Les auteurs d’une autre étude (Encrenaz et al.) ayant comme première auteure une astronome de l’Observatoire de Paris ont cherché une raie de phosphine à une autre longueur d’onde en utilisant un observatoire Hawaïen (dans l’infrarouge vers 10 microns plutôt que dans le millimétrique) pour pouvoir mettre une limite supérieure sur la quantité de phosphine grâce à cette nouvelle raie. Ils trouvent qu’il ne peut pas y avoir plus de 5 ppb de Phosphine sinon ils auraient détecté une raie dans l’infrarouge (et ils n’en détectent pas !).

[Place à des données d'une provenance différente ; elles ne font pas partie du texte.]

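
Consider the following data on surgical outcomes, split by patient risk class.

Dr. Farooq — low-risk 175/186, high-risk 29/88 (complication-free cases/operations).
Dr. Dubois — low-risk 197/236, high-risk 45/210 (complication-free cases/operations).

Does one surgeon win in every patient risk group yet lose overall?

No

Low-risk: Dr. Farooq 175/186 = 94.1%, Dr. Dubois 197/236 = 83.5% → Dr. Farooq
High-risk: Dr. Farooq 29/88 = 33.0%, Dr. Dubois 45/210 = 21.4% → Dr. Farooq
Overall: Dr. Farooq 204/274 = 74.5%, Dr. Dubois 242/446 = 54.3% → Dr. Farooq
Dr. Farooq wins overall and in every patient risk group — no reversal.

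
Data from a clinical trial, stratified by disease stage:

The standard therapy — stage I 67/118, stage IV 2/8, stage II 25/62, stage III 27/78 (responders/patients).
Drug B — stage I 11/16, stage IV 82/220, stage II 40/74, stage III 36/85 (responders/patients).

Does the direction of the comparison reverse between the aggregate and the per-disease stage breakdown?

Stage I: the standard therapy 67/118 = 56.8%, Drug B 11/16 = 68.8% → Drug B
Stage IV: the standard therapy 2/8 = 25.0%, Drug B 82/220 = 37.3% → Drug B
Stage II: the standard therapy 25/62 = 40.3%, Drug B 40/74 = 54.1% → Drug B
Stage III: the standard therapy 27/78 = 34.6%, Drug B 36/85 = 42.4% → Drug B
Overall: the standard therapy 121/266 = 45.5%, Drug B 169/395 = 42.8% → the standard therapy
Drug B wins each disease group but the standard therapy wins overall — the comparison reverses. Drug B's patients skew toward stage IV, which has a lower base rate.

Yes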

Tout cela a poussé les auteurs de l’étude originelle à revoir leurs analyses initiales. Ils ont publié un nouveau papier revoyant leurs prédictions à la baisse. Il y aurait finalement 1 ppb de Phosphine plutôt que 20 ppb d’après les données ALMA. Ceci est plus en accord avec les résultats infrarouges et pourrait aussi être expliqué par des phénomènes naturels tels que la production de Phosphine par du volcanisme et/ou des éclairs sans faire appel à une vie microbienne.
Difficulté : ☆ Temps : 13 min
Qu’est-ce que l’aventure de la Phosphine sur Vénus montre sur le processus scientifique de revue par les pairs et la possibilité de mettre en doute de nouveaux résultats ?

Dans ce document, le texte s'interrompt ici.